SPU pays banks $132M interest to sit on $30B funds
…supposed to prepare closed estates for sale, no word on divestment
Government has repaid some $132 million in interest owed on the $30 billion bond borrowed for the Guyana Sugar Corporation (GuySuCo) by the National Industrial and Commercial Investments Limited (NICIL).
This is according to Finance Minister Winston Jordan. When asked by Guyana Times during an interview on Tuesday, Jordan revealed that the money was paid as of last week.
“The first payment came up on 24th of (May). We have been able to make that payment, with some stress. But we did make it, we didn’t default on it. The interest is $1.6 billion. The next payment is in November. Every six months,” Jordan said.
The SPU under NICIL secured the $30 billion through commercials banks, both in Guyana and the Region, as part of the diversification initiatives. The bond was secured solely by bondholders in the Government, and not against any assets of NICIL or GuySuCo.
The commercial lending rate for Guyana at the time was 13.0 per cent, while the NICIL bond was issued at 4.75 per cent, which is 8.25 per cent lower than the rate that most companies borrow at in Guyana.
Opposition Leader Bharrat Jagdeo has previously said that in the case of the GuySuCo bond, “In five years, at a 4.75 per cent interest, which is 355 basis points above our treasury bill, the Government of Guyana will have to pay back from the proceeds of NICIL nearly US$40 million in about five years just to service $30 billion.”
He has also previously said that instead of selling off, steps should be taken to resuscitate the industry in full capacity so that the workers can start earning an income again. And according to the former President, the People’s Progressive Party would not be recognising selling off of the estates under a Government that should have been in caretaker mode.
“We are not recognising any deals. That is not the routine. When I spoke about the routine functioning of Government, it does not involve privatisation now. Any privatisation done in this period with a Government that has fallen, with a Government that should had resigned, with a Government that is on a caretaker capacity would be seen as an illegal arrangement,” Jagdeo had said.
Jagdeo had informed reporters that the only investor that would enter into a deal with a fallen Government is one that is into underhand businesses and with the intention of getting a lucrative deal before a new government gets into office.
While things have changed with the ruling of the Appeals Court that the No-confidence Motion of last year was validly passed, the rug could be pulled out from under the Government if the Caribbean Court of Justice overturns this decision.
No word on divestment
In November 2018, the SPU had released a list of five bids that were submitted for the sugar estates of Enmore, Skeldon and Rose Hall. PricewaterhouseCoopers (PWC) closed off the bidding process for offers on the estates on October 31, 2018.
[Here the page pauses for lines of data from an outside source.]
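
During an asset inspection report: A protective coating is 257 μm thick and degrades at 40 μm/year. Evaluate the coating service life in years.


Service life = thickness / degradation rate
Life = 257 / 40 = 6.4 years

6.4 years


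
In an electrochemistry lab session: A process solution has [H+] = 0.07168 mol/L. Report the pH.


pH = −log10[H+]
pH = −log10(0.07168) = 1.14

1.14


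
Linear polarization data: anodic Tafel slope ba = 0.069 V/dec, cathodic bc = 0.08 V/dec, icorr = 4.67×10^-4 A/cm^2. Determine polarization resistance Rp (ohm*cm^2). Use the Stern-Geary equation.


Apply the Stern-Geary equation: Rp = ba*bc / (2.303*icorr*(ba+bc))
ba*bc = 0.069*0.08 = 0.00552
ba+bc = 0.149; 2.303*icorr*(ba+bc) = 2.303*4.67×10^-4*0.149 = 1.6024965×10^-4
Rp = 0.00552 / 1.6024965×10^-4 = 34.45 ohm*cm^2

34.45 ohm*cm^2


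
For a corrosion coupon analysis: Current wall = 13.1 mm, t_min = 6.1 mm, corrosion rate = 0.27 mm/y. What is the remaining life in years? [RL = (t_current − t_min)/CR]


Apply the remaining-life relation: RL = (t_current − t_min) / CR
RL = (13.1 − 6.1) / 0.27 = 7.0 / 0.27 = 25.9 years

25.9 years


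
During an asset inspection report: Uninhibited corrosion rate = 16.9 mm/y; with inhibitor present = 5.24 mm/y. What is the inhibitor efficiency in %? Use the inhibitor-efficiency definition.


Apply the inhibitor-efficiency definition: IE = (CR_blank − CR_inh)/CR_blank × 100
IE = (16.9 − 5.24) / 16.9 × 100
IE = 11.66 / 16.9 × 100 = 69.0 %

69.0 %


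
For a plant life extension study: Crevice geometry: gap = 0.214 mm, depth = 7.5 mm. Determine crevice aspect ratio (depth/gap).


Aspect ratio = depth / gap
Ratio = 7.5 / 0.214 = 35.0

35.0


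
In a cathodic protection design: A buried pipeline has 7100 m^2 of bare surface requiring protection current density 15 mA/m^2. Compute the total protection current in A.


I = area * current density, then convert mA → A (÷1000)
I = 7100 * 15 / 1000 = 106.5 A

106.5 A


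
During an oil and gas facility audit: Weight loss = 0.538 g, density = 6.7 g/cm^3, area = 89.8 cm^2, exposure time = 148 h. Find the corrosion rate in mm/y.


Apply the mm/y weight-loss relation: CR = 87600 * W / (D * A * T)
Numerator: 87600 * 0.538 = 47128.8
Denominator: 6.7 * 89.8 * 148 = 89045.68
CR = 47128.8 / 89045.68 = 0.52927 mm/y

0.52927 mm/y


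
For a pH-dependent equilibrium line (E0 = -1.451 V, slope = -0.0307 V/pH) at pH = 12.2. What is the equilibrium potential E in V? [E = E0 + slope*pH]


Apply the Pourbaix line equation: E = E0 + slope*pH
E = -1.451 + (-0.0307)*12.2 = -1.451 + (-0.37454) = -1.82554 V
Rounded to 3 decimal places: E = -1.826 V

-1.826 V


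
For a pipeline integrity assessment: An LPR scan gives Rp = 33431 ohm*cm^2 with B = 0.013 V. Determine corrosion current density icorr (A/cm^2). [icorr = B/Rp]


Apply the Stern-Geary relation: icorr = B / Rp
icorr = 0.013 / 33431 = 3.889×10^-7 A/cm^2

3.889×10^-7 A/cm^2


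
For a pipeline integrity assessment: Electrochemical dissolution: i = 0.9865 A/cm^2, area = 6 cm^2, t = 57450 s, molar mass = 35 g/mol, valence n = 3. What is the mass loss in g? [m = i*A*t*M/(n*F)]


Apply Faraday's law: m = i*A*t*M / (n*F)
Total charge passed Q = i*A*t = 0.9865*6*57450 = 340046.55 C
m = Q*M/(n*F) = 340046.55*35/(3*96485) = 41.11737 g

41.11737 g


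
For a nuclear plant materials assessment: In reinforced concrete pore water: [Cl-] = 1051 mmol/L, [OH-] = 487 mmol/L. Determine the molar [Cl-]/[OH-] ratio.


Threshold parameter = [Cl-] / [OH-] (molar basis; both in mmol/L, so units cancel)
Ratio = 1051 / 487 = 2.16

2.16


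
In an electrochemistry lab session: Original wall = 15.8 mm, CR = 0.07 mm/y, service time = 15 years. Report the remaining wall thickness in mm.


Remaining wall = original − CR × time
t = 15.8 − 0.07*15 = 15.8 − 1.05 = 14.75 mm

14.75 mm


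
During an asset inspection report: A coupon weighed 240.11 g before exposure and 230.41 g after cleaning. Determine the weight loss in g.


Weight loss = initial − final
WL = 240.11 − 230.41 = 9.7 g

9.7 g


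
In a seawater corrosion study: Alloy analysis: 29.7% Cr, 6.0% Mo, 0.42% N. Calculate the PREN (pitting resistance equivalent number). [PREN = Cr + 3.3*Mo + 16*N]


Apply the PREN formula: PREN = Cr + 3.3*Mo + 16*N
PREN = 29.7 + 3.3*6.0 + 16*0.42
PREN = 29.7 + 19.8 + 6.72 = 56.22

56.22


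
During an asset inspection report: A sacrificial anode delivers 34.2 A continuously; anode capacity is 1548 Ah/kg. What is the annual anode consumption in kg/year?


Annual consumption = current * hours per year / capacity
Rate = 34.2 * 8760 / 1548 = 193.5 kg/year

193.5 kg/year


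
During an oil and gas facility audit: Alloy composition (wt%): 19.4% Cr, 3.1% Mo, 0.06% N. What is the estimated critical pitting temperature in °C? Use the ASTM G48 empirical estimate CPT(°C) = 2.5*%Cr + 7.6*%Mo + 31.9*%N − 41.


Apply the ASTM G48 empirical CPT estimate: CPT(°C) = 2.5*%Cr + 7.6*%Mo + 31.9*%N − 41
2.5*19.4 = 48.5; 7.6*3.1 = 23.56; 31.9*0.06 = 1.914
CPT = 48.5 + 23.56 + 1.914 − 41 = 32.974 °C
Rounded to 0.1 °C: CPT ≈ 33.0 °C

33.0 °C


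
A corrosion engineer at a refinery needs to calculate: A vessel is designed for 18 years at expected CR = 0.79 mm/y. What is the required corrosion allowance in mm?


Corrosion allowance = CR × design life
CA = 0.79 * 18 = 14.22 mm

14.22 mm


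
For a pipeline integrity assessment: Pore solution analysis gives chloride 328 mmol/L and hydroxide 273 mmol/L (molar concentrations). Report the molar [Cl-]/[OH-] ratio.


Threshold parameter = [Cl-] / [OH-] (molar basis; both in mmol/L, so units cancel)
Ratio = 328 / 273 = 1.2

1.2


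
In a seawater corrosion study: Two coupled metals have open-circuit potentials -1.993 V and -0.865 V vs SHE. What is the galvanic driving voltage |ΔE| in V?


Driving voltage is the absolute potential difference.
|ΔE| = |-1.993 − (-0.865)| = 1.128 V

1.128 V


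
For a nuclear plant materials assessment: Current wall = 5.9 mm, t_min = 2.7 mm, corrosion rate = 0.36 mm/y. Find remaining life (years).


Apply the remaining-life relation: RL = (t_current − t_min) / CR
RL = (5.9 − 2.7) / 0.36 = 3.2 / 0.36 = 8.9 years

8.9 years


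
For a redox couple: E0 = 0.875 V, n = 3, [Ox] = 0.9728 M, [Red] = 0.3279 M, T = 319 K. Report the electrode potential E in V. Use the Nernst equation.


Apply the Nernst equation: E = E0 + (RT/nF)*ln([Ox]/[Red])
Step 1: RT/nF = 8.314*319/(3*96485) = 0.00916262 V
Step 2: [Ox]/[Red] = 0.9728/0.3279 = 2.966758
Step 3: ln(2.966758) = 1.08747
Step 4: correction = 0.00916262 * 1.08747 = 0.01 V
E = 0.875 + 0.01 = 0.885 V

0.885 V


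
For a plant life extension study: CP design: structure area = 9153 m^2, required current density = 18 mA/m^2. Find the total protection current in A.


I = area * current density, then convert mA → A (÷1000)
I = 9153 * 18 / 1000 = 164.75 A

164.75 A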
However, since this year began, no word has come from the Government as to the position of those four sugar estates it had shut down which had resulted in thousands of sugar workers being left jobless.
Agriculture Minister Noel Holder told Guyana Times when contacted that he did not have that information, since the management and decisions made in relation to those closed estates in question are not in his domain.
“Cabinet made a decision that we are going to right size the industry and just concentrate of three estates for sugar that falls under the Agriculture Minister. There was a Special Purpose Unit created under the Finance Minister to divest the four estates; Wales, Rose Hall, Skeldon and Enmore. They are looking at that, I should not pronounce on that, because that is not within my portfolio. You will have to talk to the Finance Minister for that,” he stated.
When asked on Tuesday, Minister Jordan could not immediately say what was the status on the divestment of the four estates. However, he promised to facilitate a press conference between the media and NICIL.